Одно время в церковной литературе ставился вопрос о возможности "догматического развития" христианства — в смысле появления новых догматов. Зачем?! Впрочем, это и практически невозможно, потому что невозможен уже никакой новый "вселенский" собор. Если же говорить о развитии христианской мысли, то здесь можно усмотреть уже ясно определившуюся направленность. Все чаще нам приходится отвечать: НЕ ЗНАЕМ, — все больше мы сознаем нашу ограниченность пред лицом сверхразумной Истины. "Верую, потому что нелепо, — это" изречение под именем Тертуллиана (хотя никогда в такой именно общей форме он этого не говорил) любят повторять в насмешку антирелигиозные агитаторы. Это псевдо–изречение нелепо, потому что сама по себе "нелепость" никак не может быть ОСНОВАНИЕМ веры. Правда же заключается в известном высказывании покойного патриарха Сергия, что (не помню дословно, передаю смысл) всякое чисто рациональное, "понятное" объяснение христианских догматов непременно ложно. Кстати, с этим "перекликается" и известная шутка Нильса Бора об одной теории новейшей физики: достаточно ли она "безумна", чтобы оказаться еще и верной?.. Сегодня мы можем сказать: ХРИСТИАНСТВО ПРОБЛЕМАТИЧЕНО, ПОТОМУ ЧТО ОНО ВЕРНО. Признание сверхразумности христианства не есть отрицание разума, — напротив! "Братия, не будьте дети умом; на злое будьте младенцы, по уму же будьте совершеннолетни" (к Коринфянам 1, гл.14). Наш современный учительный кризис — не упадок, не грех; это совершеннолетие ума, кризис развития, в котором христианин Двадцатого века понимает ограниченность нашего разумения, освобождается от наивностей схоластики, вникает в научную критику Писания, различает историческое и условное от вечного и абсолютного.

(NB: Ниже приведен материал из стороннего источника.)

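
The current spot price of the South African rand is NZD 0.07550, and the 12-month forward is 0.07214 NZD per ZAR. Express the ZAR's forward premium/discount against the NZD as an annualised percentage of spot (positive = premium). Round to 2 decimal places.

T = 1 year.
ZAR trades forward at -4.45033% vs spot over the period.
Per annum: -0.0445033 / 1 = -0.044503 = -4.45%.

-4.45%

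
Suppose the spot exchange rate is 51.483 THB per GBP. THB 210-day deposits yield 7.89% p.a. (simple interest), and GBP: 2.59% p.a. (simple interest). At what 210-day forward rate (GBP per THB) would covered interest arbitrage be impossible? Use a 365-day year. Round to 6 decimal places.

T = 210/365 years.
Growth of 1 THB over T: 1 + 0.0789×210/365 = 1.0453945.
Growth of 1 GBP over T: 1 + 0.0259×210/365 = 1.0149014.
CIP: F = S · (grow THB)/(grow GBP) = 51.483 × 1.0453945/1.0149014 = 53.02983 THB per GBP.
Invert for GBP per THB: 1 / 53.02983 = 0.018857.

0.018857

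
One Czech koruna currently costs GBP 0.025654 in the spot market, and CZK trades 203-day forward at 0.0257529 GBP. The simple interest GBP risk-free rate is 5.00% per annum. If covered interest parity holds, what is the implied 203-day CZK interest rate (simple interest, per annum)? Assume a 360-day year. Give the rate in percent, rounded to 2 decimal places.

T = 203/360 years.
F/S = 0.0257529/0.025654 = 1.0038551 = (growth of GBP) / (growth of CZK).
GBP growth factor: 1 + 0.0500×203/360 = 1.0281944.
Hence g_CZK = 1.0242458.
r = (1.0242458 − 1)/(203/360) = 0.042997 → 4.30%.

4.30%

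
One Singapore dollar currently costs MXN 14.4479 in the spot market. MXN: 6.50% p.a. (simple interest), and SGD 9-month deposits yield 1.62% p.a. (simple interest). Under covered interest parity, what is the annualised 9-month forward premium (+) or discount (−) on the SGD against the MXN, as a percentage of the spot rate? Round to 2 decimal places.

T = 9/12 years.
No-arbitrage forward: 14.4479 × 1.048750 / 1.012150 = 14.9703454 MXN/SGD.
Annualised premium = (F − S)/S × (1/T) = (14.9703454 − 14.4479)/14.4479 ÷ (9/12) = 4.82%.

+4.82%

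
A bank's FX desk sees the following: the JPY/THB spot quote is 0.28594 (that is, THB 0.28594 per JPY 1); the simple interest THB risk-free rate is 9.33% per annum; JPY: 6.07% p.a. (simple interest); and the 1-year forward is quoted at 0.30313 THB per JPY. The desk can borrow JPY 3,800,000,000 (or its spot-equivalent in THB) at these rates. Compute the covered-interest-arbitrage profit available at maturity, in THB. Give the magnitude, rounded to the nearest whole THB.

T = 1 year.
Invest the JPY and cover forward: 3,800,000,000 × 1.060700 × 0.30313 = THB 1,221,813,965.80.
Convert at spot and invest in THB: 3,800,000,000 × 0.28594 × 1.093300 = THB 1,187,949,167.60.
The quoted forward overvalues JPY, so borrow THB, buy JPY at spot, deposit the JPY at 6.07%, and sell the proceeds forward at 0.30313.
Arbitrage profit = |1,221,813,965.80 − 1,187,949,167.60| = THB 33,864,798.

THB 33,864,798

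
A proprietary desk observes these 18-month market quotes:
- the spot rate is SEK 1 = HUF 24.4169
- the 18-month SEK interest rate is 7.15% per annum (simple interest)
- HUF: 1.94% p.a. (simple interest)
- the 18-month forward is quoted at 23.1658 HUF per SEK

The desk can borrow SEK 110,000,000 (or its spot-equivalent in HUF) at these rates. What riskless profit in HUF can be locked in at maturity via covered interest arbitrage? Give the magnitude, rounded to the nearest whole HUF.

HUF 57,519,029

T = 18/12 years.
Route A — deposit SEK, sell forward: 110,000,000 × 1.107250 × 23.1658 = HUF 2,821,536,525.50.
Route B — convert at spot, deposit HUF: 110,000,000 × 24.4169 × 1.029100 = HUF 2,764,017,496.90.
The quoted forward overvalues SEK, so borrow HUF, buy SEK at spot, deposit the SEK at 7.15%, and sell the proceeds forward at 23.1658.
Profit = 2,821,536,525.50 − 2,764,017,496.90 = HUF 57,519,029.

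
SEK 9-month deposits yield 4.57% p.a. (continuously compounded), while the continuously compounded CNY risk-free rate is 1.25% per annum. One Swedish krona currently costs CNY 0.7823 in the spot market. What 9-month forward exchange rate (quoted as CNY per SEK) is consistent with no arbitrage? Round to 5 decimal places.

T = 9/12 years.
CNY accumulates by e^(0.0125×9/12) = 1.0094191.
SEK accumulates by e^(0.0457×9/12) = 1.0348692.
So F = 0.7823 × 1.0094191 / 1.0348692 = 0.7630612 (CNY/SEK).

0.76306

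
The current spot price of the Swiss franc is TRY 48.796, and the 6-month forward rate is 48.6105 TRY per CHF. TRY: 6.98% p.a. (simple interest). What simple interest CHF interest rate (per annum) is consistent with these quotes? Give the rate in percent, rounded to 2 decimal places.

7.77%

T = 6/12 years.
F/S = 48.6105/48.796 = 0.9961985 = (growth of TRY) / (growth of CHF).
TRY growth factor: 1 + 0.0698×6/12 = 1.034900.
So the CHF growth factor = 1.0388492.
(1.0388492 − 1)/T = 0.077698, i.e. 7.77%.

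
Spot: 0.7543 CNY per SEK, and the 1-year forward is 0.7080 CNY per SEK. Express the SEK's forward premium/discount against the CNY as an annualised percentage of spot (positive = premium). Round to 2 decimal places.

-6.14%

T = 1 year.
Period premium: (0.7080 − 0.7543)/0.7543 = -0.0613814.
Annualise by dividing by T: -0.0613814 / 1 = -0.061381 → -6.14%.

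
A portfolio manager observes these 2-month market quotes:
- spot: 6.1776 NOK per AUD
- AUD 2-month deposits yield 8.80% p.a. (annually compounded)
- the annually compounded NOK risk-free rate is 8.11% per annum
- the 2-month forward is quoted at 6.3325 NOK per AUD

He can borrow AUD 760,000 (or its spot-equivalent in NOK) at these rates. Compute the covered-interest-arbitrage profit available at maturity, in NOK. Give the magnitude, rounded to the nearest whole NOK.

T = 2/12 years.
Invest the AUD and cover forward: 760,000 × 1.01415612 × 6.3325 = NOK 4,880,829.16.
Convert at spot and invest in NOK: 760,000 × 6.1776 × 1.013081329 = NOK 4,756,392.53.
The quoted forward overvalues AUD, so borrow NOK, buy AUD at spot, deposit the AUD at 8.80%, and sell the proceeds forward at 6.3325.
Profit = 4,880,829.16 − 4,756,392.53 = NOK 124,437.

NOK 124,437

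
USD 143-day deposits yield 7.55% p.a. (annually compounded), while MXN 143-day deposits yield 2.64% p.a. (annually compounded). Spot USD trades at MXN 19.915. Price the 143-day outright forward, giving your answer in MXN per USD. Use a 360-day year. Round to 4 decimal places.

T = 143/360 years.
MXN accumulates by (1 + 0.0264)^(143/360) = 1.01040438.
USD growth factor: (1 + 0.0755)^(143/360) = 1.0293341.
CIP: F = S · (grow MXN)/(grow USD) = 19.915 × 1.01040438/1.0293341 = 19.548758 MXN per USD.

19.5488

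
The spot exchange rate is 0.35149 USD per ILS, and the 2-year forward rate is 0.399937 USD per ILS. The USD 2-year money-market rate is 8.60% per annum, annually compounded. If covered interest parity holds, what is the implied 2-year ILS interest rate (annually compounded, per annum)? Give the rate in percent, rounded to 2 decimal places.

1.81%

T = 2 years.
CIP gives F = S · g_USD/g_ILS, so g_USD/g_ILS = 0.399937/0.35149 = 1.1378332.
USD growth factor: (1 + 0.0860)^2 = 1.179396.
Hence g_ILS = 1.036528.
r = 1.036528^(1/2) − 1 = 0.018100 → 1.81%.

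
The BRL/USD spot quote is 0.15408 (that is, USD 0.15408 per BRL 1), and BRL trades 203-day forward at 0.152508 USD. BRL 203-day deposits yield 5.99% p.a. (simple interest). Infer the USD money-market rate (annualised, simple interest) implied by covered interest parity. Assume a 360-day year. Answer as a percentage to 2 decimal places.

4.12%

T = 203/360 years.
By CIP, F/S equals the USD-to-BRL growth ratio: 0.152508/0.15408 = 0.9897975.
BRL growth factor: 1 + 0.0599×203/360 = 1.0337769.
That pins the USD growth at 1.0232298.
(1.0232298 − 1)/T = 0.041196, i.e. 4.12%.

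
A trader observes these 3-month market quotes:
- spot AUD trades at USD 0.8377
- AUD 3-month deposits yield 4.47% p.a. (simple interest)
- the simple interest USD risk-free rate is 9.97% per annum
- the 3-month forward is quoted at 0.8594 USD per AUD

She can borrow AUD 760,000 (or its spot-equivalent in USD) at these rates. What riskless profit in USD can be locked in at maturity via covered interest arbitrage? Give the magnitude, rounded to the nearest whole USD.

USD 7,922

T = 3/12 years.
Invest the AUD and cover forward: 760,000 × 1.011175 × 0.8594 = USD 660,442.88.
Convert at spot and invest in USD: 760,000 × 0.8377 × 1.024925 = USD 652,520.55.
The quoted forward overvalues AUD, so borrow USD, buy AUD at spot, deposit the AUD at 4.47%, and sell the proceeds forward at 0.8594.
Profit = 660,442.88 − 652,520.55 = USD 7,922.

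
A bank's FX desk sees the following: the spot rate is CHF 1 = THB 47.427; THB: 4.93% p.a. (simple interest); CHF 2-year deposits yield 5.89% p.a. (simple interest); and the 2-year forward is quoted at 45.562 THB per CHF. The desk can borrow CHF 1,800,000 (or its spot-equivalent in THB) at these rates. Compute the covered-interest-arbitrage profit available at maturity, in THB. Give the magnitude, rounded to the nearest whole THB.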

В наших испытаниях не умрет, а лучше прояснится подлинная, священная ПРАВДА религиозного опыта. На этих путях СМИРЕНИЯ И СВОБОДЫ, которыми ответила на рационалистические заблуждения своего времени древняя Церковь. Но догматы о Церкви и о Крещении давно уже превратились в проблемы.
ПОЧЕМУ И Я — ХРИСТИАНИН
…К свободе
призваны вы, братья,
только бы свобода ваша
не стала поводом
к угождению плоти,
но любовию служите друг другу.
К. Галатам, гл. 5Есть очень высокое значение слова ХРИСТИАНИН: это человек, осуществляющий в своей жизни практическое христианство. Таких истинных христиан всегда было очень немного. В другом, сниженном значении слова быть христианином — это значит номинально "принадлежать" к одному из христианских вероисповеданий. В этом втором смысле, при всем личном моем недостоинстве, и я — ХРИСТИАНИН… Почему? Каковы основания этого моего пусть неполного, только "теоретического" христианства? Постараюсь ответить как бы заново, по возможности, не повторяясь, кое‑что восполняя, пользуясь уже условленными терминами и выводами из уже рассмотренных фактов.